Technical Abstract: Slow and unreliable infection in the greenhouse has been a barrier to research on Armillaria root disease. The existing infection assay takes 7-18 months for detectable infection, during which time the inoculum often dies, resulting in unequal challenge among plants. As symptom expression and mortality are rare, presence/ absence of infection is the only piece of data from the existing infection assay, which prevents both routine comparisons of strain virulence and complex investigations of pathogenesis, neither of which have been done for Armillaria mellea. We tested a new infection assay, inoculating plants in tissue culture medium and comparing grape rootstocks previously characterized from the existing infection assay as tolerant (Freedom) or susceptible (3309C). Culture medium of 25 plants per rootstock was inoculated and 5 plants per rootstock were harvested 0, 2, 4, 6, and 8 weeks post-inoculation; the experiment was completed twice. Confocal microscopy and quantitative PCR (Q-PCR) were used to quantify infection. Roots were treated with WGA-AlexaFluor488, hyphae and roots were scanned on green and red channels on a confocal microscope, and percent root colonization was quantified. A fungal gene (EF1') was determined to have a single copy in A. mellea, and both EF1' and a single-copy grape gene (UFGT) were amplified by Q-PCR; fungal DNA: plant DNA served as a measure of fungal biomass.

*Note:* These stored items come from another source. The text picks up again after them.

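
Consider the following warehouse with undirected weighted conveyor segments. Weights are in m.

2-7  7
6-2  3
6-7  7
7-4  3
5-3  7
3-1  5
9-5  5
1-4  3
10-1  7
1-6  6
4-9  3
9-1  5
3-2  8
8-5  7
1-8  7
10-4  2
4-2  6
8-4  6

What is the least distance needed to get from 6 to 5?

16 m

Candidate routes:
6 → 1 → 9 → 5: 6+5+5 = 16
6 → 2 → 4 → 9 → 5: 3+6+3+5 = 17
The minimum is 16 m via 6 → 1 → 9 → 5.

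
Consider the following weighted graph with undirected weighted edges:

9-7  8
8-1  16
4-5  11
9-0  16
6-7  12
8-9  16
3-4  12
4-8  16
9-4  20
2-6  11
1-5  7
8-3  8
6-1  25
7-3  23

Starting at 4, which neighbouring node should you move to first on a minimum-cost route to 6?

9

Candidate routes:
4–9–7–6: 20+8+12 = 40
4–3–7–6: 12+23+12 = 47
4–5–1–6: 11+7+25 = 43
Cheapest is 4–9–7–6 at 40.
So from 4 the first move is to 9.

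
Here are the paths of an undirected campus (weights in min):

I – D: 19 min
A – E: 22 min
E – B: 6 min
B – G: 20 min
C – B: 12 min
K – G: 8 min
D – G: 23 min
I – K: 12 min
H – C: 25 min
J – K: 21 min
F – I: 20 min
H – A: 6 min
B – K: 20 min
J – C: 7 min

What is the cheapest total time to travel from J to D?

Settle nodes by increasing distance from J:
J: 0
C: 7  (via J)
B: 19  (via C)
K: 21  (via J)
E: 25  (via B)
G: 29  (via K)
H: 32  (via C)
I: 33  (via K)
A: 38  (via H)
D: 52  (via G)
Shortest route: J → K → G → D = 52 min.

52 min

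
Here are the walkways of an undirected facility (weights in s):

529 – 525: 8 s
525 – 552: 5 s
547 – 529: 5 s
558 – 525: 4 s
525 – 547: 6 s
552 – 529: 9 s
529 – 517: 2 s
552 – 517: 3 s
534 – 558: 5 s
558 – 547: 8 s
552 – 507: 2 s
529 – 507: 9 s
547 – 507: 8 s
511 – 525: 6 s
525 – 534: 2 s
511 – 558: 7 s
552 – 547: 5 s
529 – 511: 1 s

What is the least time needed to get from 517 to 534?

Candidate routes:
517–529–547–525–534: 2+5+6+2 = 15
517–552–525–534: 3+5+2 = 10
517–529–525–534: 2+8+2 = 12
517–529–511–525–534: 2+1+6+2 = 11
The minimum is 10 s via 517–552–525–534.

10 s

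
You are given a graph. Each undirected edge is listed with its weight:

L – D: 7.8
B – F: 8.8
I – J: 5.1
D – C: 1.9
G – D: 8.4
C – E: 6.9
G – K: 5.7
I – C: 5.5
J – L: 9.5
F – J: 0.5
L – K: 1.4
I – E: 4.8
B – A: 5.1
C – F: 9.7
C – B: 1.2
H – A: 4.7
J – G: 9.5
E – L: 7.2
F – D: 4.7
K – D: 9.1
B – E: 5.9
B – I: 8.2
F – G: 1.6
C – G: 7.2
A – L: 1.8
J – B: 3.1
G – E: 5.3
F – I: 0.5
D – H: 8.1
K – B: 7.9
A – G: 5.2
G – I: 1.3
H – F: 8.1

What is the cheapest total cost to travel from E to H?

Running Dijkstra from E:
E: 0
I: 4.8  (via E)
F: 5.3  (via I)
G: 5.3  (via E)
J: 5.8  (via F)
B: 5.9  (via E)
C: 6.9  (via E)
L: 7.2  (via E)
K: 8.6  (via L)
D: 8.8  (via C)
A: 9  (via L)
H: 13.4  (via F)
Shortest route: E–I–F–H = 13.4.

13.4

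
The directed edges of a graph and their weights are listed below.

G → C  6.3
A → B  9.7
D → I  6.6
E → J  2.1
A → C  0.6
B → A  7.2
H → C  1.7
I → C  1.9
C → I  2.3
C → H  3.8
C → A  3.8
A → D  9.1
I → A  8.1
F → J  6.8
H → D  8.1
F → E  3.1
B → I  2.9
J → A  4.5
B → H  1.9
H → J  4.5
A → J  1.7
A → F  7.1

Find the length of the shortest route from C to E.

14

Enumerating some paths:
C–I–A–F–E: 2.3+8.1+7.1+3.1 = 20.6
C–A–F–E: 3.8+7.1+3.1 = 14
C–H–J–A–F–E: 3.8+4.5+4.5+7.1+3.1 = 23
Cheapest is C–A–F–E at 14.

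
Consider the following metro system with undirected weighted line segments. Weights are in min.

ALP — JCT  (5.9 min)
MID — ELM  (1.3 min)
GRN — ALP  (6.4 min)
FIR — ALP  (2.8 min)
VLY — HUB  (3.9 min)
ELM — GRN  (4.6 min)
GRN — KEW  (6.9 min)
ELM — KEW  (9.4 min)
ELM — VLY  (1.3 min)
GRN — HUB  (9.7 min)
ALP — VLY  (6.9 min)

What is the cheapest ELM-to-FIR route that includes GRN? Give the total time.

13.8 min

Best ELM to GRN: ELM → GRN costing 4.6
Shortest GRN→FIR: GRN → ALP → FIR = 9.2
Total via GRN: 4.6 + 9.2 = 13.8 min.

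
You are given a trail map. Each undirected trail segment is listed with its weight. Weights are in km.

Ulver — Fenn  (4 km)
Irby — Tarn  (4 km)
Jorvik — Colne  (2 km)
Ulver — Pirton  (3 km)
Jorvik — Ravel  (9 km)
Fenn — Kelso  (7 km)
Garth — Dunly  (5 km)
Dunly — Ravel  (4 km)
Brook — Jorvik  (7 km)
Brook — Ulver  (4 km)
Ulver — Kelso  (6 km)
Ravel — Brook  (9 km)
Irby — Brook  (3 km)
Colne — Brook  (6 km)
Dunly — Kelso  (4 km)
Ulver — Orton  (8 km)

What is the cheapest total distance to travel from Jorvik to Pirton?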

Armillaria was detected by culture, microscopy, and Q-PCR starting 2 weeks post-inoculation from all inoculated plants, demonstrating that the new infection assay is rapid and plants do not escape infection. Our findings of higher percent root colonization (as measured by microscopy) of 3309C than Freedom at all harvests (P<0.0001), consistently higher fungal biomass (as measured by Q-PCR) of 3309 than Freedom, and a significant positive correlation between percent root colonization and fungal biomass (P=0.01) suggests that the quantitative methods of our new assay give similar results to the qualitative method of the existing infection assay.